Walter Shenson, the producer of A Hard Day’s Night, once said he knew he had a hit after he screened the movie for his mother. She predicted that it would be a big success. Puzzled, he asked her why she felt that way, figuring she was not likely to be enamored of the wild music.
She said (she said) she felt that way because it was obvious that John, Paul, George and Ringo were having so much fun making the movie that audiences were bound to get a kick out of the film, too. Smart lady.
I’ve always felt that that was the underlying reason for the movie’s great success. We identified with The Batles. We wanted to hang out with them because they were having a ball, winking and smirking at the establishment and basically doing whatever the hell we wanted. The Beatles thumbed their collective noses that their manager, their producer, the police, the fans. Everyone. And they got away with all of it.
A Hard Day’s Night is marking its 50th anniversary of release today. This milestone is not quite as galvanizing as the 50th anniversary of the band’s first appearance on The Ed Sullivan Show, which took place on Feb. 9, 1964. Earlier this year, ratings-savvy CBS hosted a gala TV show to mark the big occasion.
I don’t see anything like that being held for A Hard Day’s Night — even though the movie was arguably just about as important as the Sullivan show in terms of cementing The Beatles’ popularity in the U.S. I know — the TV show was seen by 73 million people. It was the most significant event in the group’s history in the U.S.

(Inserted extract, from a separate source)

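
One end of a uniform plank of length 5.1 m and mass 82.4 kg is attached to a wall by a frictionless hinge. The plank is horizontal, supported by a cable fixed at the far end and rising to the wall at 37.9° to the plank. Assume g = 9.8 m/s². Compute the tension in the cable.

Take torques about the hinge: T sin 37.9° · 5.1 = 82.4×9.8×2.55 = 2059.2 N·m.
So T = 2059.2 / (0.6143 × 5.1) = 657.28 N.

T ≈ 657 N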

But the success of the movie did wonders for The Beatles’ image. Bands as distinctive as The Grateful Dead and The Byrds have credited the movie with pointing them in the direction of rock and roll.

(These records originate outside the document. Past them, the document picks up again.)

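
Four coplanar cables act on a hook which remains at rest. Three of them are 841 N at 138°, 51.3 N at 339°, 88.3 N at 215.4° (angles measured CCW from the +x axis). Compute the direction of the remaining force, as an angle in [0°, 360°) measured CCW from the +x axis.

θ ≈ 323°

Sum the known components: ΣF_x = -649.1 N, ΣF_y = 493.2 N.
For equilibrium the remaining force must supply (−ΣF_x, −ΣF_y) = (649.1, -493.2) N.
Magnitude = √((649.1)² + (-493.2)²) = 815.2 N; direction = atan2(-493.2, 649.1) = 322.8°.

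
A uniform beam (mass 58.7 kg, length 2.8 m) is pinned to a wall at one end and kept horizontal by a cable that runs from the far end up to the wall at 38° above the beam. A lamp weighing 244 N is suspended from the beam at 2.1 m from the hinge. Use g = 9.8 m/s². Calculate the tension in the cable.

Take torques about the hinge: T sin 38° · 2.8 = 58.7×9.8×1.4 + 244×2.1 = 1317.8 N·m.
So T = 1317.8 / (0.6157 × 2.8) = 764.43 N.

T ≈ 764 N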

Plus, thanks to the fans’ embrace of the movie, the group’s first U.S. tour, which began the following month, was guaranteed tone a huge success (I know — it would have anyway, most likely). A Hard Day’s Night also paved the way for the burst of rock and roll movies hat followed. Bob Dylan might not have agreed to let D.A. Pennebaker follow him around the British Isles the following year, if not for the popularity of A Hard Day’s Night.
The movie changed the world. And that’s saying a lot. After its release, teenagers started talking, dressing and living differently than they had. Scores of rock and roll bands were formed the day after aspiring musicians saw the movie. The “youth market” became an obsession and made previous endeavors like Bye Bye Birdie and West Side Story look like trial runs by comparison.

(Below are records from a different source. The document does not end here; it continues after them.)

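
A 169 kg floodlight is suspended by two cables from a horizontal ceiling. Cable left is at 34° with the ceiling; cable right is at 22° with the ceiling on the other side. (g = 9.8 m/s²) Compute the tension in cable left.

Weight W = 169 × 9.8 = 1656 N acts straight down.
Horizontal: T_left cos 34° = T_right cos 22°  →  T_right = 0.8941 T_left.
Vertical: T_left sin 34° + T_right sin 22° = 1656.
Substituting the horizontal relation into the vertical equation gives 0.8941 T_left = 1656, so T_left = 1852 N.

T_left ≈ 1850 N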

John Lennon’s absurd quips (“Turn left at Greenland”) became acceptable humor, which influences a generation of Hollywood writers. People started toy think and talk differently.
My favorite moment form the film captures the independent spirit of JPG&R. It takes place on a train. Ringo turns up the volume on his transistor radio. When a much older gent hears this blaring rock and roll, he switches it off and reproofs Ringo by saying, “I fought the war for your kind.”
To which Ringo, speaking for everyone born after 1945, shoots back: “I bet you’re sorry you won.”